Kami juga sering traveling dengan mobil. Setiap kali akan ke Jakarta untuk berlibur, Papa mengajak kami membawa mobil sendiri. Tugas saya mencatat semua hal yang terjadi di perjalanan. Mulai dari berhenti di mana saja, mengisi bensin di kota mana, berapa banyak dan berapa biayanya, serta stop di mana saja dana berapa lama. Kalau capek dan mau istirahat, saya juga harus mencatat nama tempatnya, makan apa, berapa uang yang dikeluarkan. Kakak saya bertugas sebagai bendahara dan seksi konsumsi. Adik saya ya macam-macam, mulai baca peta sampai bertanya jalan ke orang.

Waktu itu kami belum ada yang bisa menyetir. Papa selalu menyewa sopir. Ketika sopir mengantuk, Papa yang akan menggantikan menyetir. Lalu Papa bilang, kami semua harus bisa menyetir mobil agar tak perlu merepotkan orang lain kalau ingin ke mana-mana. Dan bisa bergantian menyetir kalau ingin ke mana-mana.
Benar saja, semua anak papa bisa mengendarai sepeda kayuh, sepeda motor, dan mobil. Saya bahkan bisa mengendarai motor cowok yang besar dan vespa. Dia bilang, lain waktu saya belajar menyetir truk atau bus saja. Sayang, sampai sekarang saya belum pernah menyetir keduanya.
 
Solo traveling saya ke luar negeri untuk yang pertama kali terjadi tahun 2003. Saya ke USA. Uang saya pinjam dari Papa sebanyak USD 3000. Iya, saya pinjam uang dari dia. Pulang dari USA, uang dia saya ganti dari hasil kerja sambilan selama di USA.
Saya ingat, saya menelepon dia malam-malam. Papa saya saat itu ditempatkan di Kendari, sementara saya kuliah di Malang. ‘Saya mau ke Amerika.’ Saya mengabarkannya. Bagaimanapun saya butuh uang untuk ke USA.

‘Buat apa?’

‘Belajar. Saya mau belajar hidup di luar negeri. Saya ikut program dan lulus. Tapi transportasi dan biaya hidup selama di sana, ditanggung sendiri. saya butuh uang untuk beli tiket PP dan juga biaya hidup di sana.’

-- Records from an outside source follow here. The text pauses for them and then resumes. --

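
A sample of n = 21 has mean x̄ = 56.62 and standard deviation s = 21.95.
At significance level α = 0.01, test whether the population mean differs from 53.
One-sample t-test:
H₀: μ = 53
H₁: μ ≠ 53
df = n - 1 = 20
t = (x̄ - μ₀) / (s/√n) = (56.62 - 53) / (21.95/√21) = 0.756
p-value = 0.4586

Since p-value > α = 0.01, we fail to reject H₀.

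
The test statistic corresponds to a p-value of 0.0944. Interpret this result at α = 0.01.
Since p = 0.0944 > α = 0.01, fail to reject H₀.
There is insufficient evidence to reject the null hypothesis; the result is not statistically significant at the 0.01 level.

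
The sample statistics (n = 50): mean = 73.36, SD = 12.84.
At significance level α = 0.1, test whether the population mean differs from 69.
One-sample t-test:
H₀: μ = 69
H₁: μ ≠ 69
df = n - 1 = 49
t = (x̄ - μ₀) / (s/√n) = (73.36 - 69) / (12.84/√50) = 2.401
p-value = 0.0202

Since p-value < α = 0.1, we reject H₀.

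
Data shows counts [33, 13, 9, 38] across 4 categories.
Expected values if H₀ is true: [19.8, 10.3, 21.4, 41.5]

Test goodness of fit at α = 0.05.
Chi-square goodness of fit test:
H₀: observed counts match expected distribution
H₁: observed counts differ from expected distribution
df = k - 1 = 3
χ² = Σ(O - E)²/E
   = (33 - 19.8)²/19.8 + (13 - 10.3)²/10.3 + (9 - 21.4)²/21.4 + (38 - 41.5)²/41.5
   = 8.800 + 0.708 + 7.185 + 0.295
   = 16.99
p-value = 0.0007

Since p-value < α = 0.05, we reject H₀.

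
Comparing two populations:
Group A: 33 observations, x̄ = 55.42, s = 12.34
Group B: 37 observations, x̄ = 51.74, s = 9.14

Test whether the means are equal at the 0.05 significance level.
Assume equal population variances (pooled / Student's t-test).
Student's two-sample t-test (equal variances):
H₀: μ₁ = μ₂
H₁: μ₁ ≠ μ₂
df = n₁ + n₂ - 2 = 68
Pooled variance s_p² = [(n₁-1)s₁² + (n₂-1)s₂²] / (n₁ + n₂ - 2) = [(32)(12.34²) + (36)(9.14²)] / 68 = 115.8860
SE = √(s_p²(1/n₁ + 1/n₂)) = √(115.8860 × (1/33 + 1/37)) = 2.5775
t = (x̄₁ - x̄₂) / SE = (55.42 - 51.74) / 2.5775 = 3.68 / 2.5775 = 1.428
p-value = 0.1580

Since p-value > α = 0.05, we fail to reject H₀.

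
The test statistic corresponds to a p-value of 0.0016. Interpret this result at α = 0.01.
Since p = 0.0016 < α = 0.01, reject H₀.
There is sufficient evidence to reject the null hypothesis; the result is statistically significant at the 0.01 level.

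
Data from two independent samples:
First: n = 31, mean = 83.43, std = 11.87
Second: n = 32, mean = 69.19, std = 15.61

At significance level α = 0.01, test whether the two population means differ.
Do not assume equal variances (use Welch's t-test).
Welch's two-sample t-test:
H₀: μ₁ = μ₂
H₁: μ₁ ≠ μ₂
s₁²/n₁ = 11.87²/31 = 4.5451,  s₂²/n₂ = 15.61²/32 = 7.6148
SE = √(s₁²/n₁ + s₂²/n₂) = √(4.5451 + 7.6148) = 3.4871
df (Welch-Satterthwaite) = (s₁²/n₁ + s₂²/n₂)² / [(s₁²/n₁)²/(n₁-1) + (s₂²/n₂)²/(n₂-1)] ≈ 57.78
t = (x̄₁ - x̄₂) / SE = (83.43 - 69.19) / 3.4871 = 14.24 / 3.4871 = 4.084
p-value = 0.0001

Since p-value < α = 0.01, we reject H₀.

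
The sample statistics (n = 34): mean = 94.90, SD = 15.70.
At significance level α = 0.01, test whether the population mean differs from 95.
One-sample t-test:
H₀: μ = 95
H₁: μ ≠ 95
df = n - 1 = 33
t = (x̄ - μ₀) / (s/√n) = (94.90 - 95) / (15.70/√34) = -0.037
p-value = 0.9706

Since p-value > α = 0.01, we fail to reject H₀.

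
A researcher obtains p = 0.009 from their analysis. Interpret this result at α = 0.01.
Since p = 0.009 < α = 0.01, reject H₀.
There is sufficient evidence to reject the null hypothesis; the result is statistically significant at the 0.01 level.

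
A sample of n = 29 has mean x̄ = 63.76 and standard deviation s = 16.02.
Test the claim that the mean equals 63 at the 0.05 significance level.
One-sample t-test:
H₀: μ = 63
H₁: μ ≠ 63
df = n - 1 = 28
t = (x̄ - μ₀) / (s/√n) = (63.76 - 63) / (16.02/√29) = 0.255
p-value = 0.8002

Since p-value > α = 0.05, we fail to reject H₀.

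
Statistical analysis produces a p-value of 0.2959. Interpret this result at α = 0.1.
Since p = 0.2959 > α = 0.1, fail to reject H₀.
There is insufficient evidence to reject the null hypothesis; the result is not statistically significant at the 0.1 level.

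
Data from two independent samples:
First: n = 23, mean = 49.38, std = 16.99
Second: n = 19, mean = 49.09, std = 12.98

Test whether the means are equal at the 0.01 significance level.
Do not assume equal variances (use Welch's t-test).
Welch's two-sample t-test:
H₀: μ₁ = μ₂
H₁: μ₁ ≠ μ₂
s₁²/n₁ = 16.99²/23 = 12.5504,  s₂²/n₂ = 12.98²/19 = 8.8674
SE = √(s₁²/n₁ + s₂²/n₂) = √(12.5504 + 8.8674) = 4.6279
df (Welch-Satterthwaite) = (s₁²/n₁ + s₂²/n₂)² / [(s₁²/n₁)²/(n₁-1) + (s₂²/n₂)²/(n₂-1)] ≈ 39.79
t = (x̄₁ - x̄₂) / SE = (49.38 - 49.09) / 4.6279 = 0.29 / 4.6279 = 0.063
p-value = 0.9503

Since p-value > α = 0.01, we fail to reject H₀.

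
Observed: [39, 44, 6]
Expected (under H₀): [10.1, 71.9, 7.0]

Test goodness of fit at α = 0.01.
Chi-square goodness of fit test:
H₀: observed counts match expected distribution
H₁: observed counts differ from expected distribution
df = k - 1 = 2
χ² = Σ(O - E)²/E
   = (39 - 10.1)²/10.1 + (44 - 71.9)²/71.9 + (6 - 7.0)²/7.0
   = 82.694 + 10.826 + 0.143
   = 93.66
p-value < 0.0001

Since p-value < α = 0.01, we reject H₀.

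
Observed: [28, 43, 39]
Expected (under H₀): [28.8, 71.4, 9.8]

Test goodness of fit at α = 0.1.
Chi-square goodness of fit test:
H₀: observed counts match expected distribution
H₁: observed counts differ from expected distribution
df = k - 1 = 2
χ² = Σ(O - E)²/E
   = (28 - 28.8)²/28.8 + (43 - 71.4)²/71.4 + (39 - 9.8)²/9.8
   = 0.022 + 11.296 + 87.004
   = 98.32
p-value < 0.0001

Since p-value < α = 0.1, we reject H₀.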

‘Kamu punya uang berapa?’ tanyanya.

‘Satu setengah juta di tabungan.’

‘Emang cukup duit segitu buat ke sana?’

‘Nggak. Aku mau pinjam uang dari Papa. Nanti Aku ganti.’

‘Caranya?’

‘Aku akan cari kerja di sana.’
Tak ada suara. Saya hanya mendengar degup jantung sendiri karena khawatir akan mendapatkan jawaban tidak dari Papa.

‘Berapa lama di sana?’

‘Enam bulan atau setahun. Entah.’

‘Kuliah di Malang gimana?’

‘Nggak ada masalah. Kan aku tinggal bikin skripsi.’ Papa tidak tahu kalau saya mengajukan cuti kuliah selama setahun demi ikut program itu.

‘Berapa banyak uangnya?’

Saya menyebutkan angka yang saya butuhkan. Besoknya, uang itu sudah ada di rekening saya sehingga saya bisa segera mengurus keberangkatan saya.

Saya pergi ke USA dengan uang pinjaman. Ketika berangkat ke USA, saya hanya mengantongi uang sebanyak USD500 di tas ransel. Uang itu modal hidup saya sampai menemukan pekerjaan di sana.

Pulang dari USA, hal pertama yang saya lakukan membayar utang saya. Papa kaget. ‘Loh, benaran statusnya minjam uang?’

‘Aku kan bilang pinjam. Pinjam ya pinjam. Kan aku janji sama Papa akan ganti pas pulang.’
Selama di USA, saya bekerja di hotel sebagai house keeper dan pelayan di Burger King. Hasil kerja sambilan saya pakai buat biaya hidup, traveling, sedikit bersenang-senang, dan membayar utang kepada
Papa.

Saya bangga. Saya traveling sendirian ke USA dengan uang sendiri kendati modal awalnya didapatkan dengan berutang kepada Papa.

***
PAPA orang yang membuat saya tak takut berbuat salah karena dia mengajari saya berani mengaku salah.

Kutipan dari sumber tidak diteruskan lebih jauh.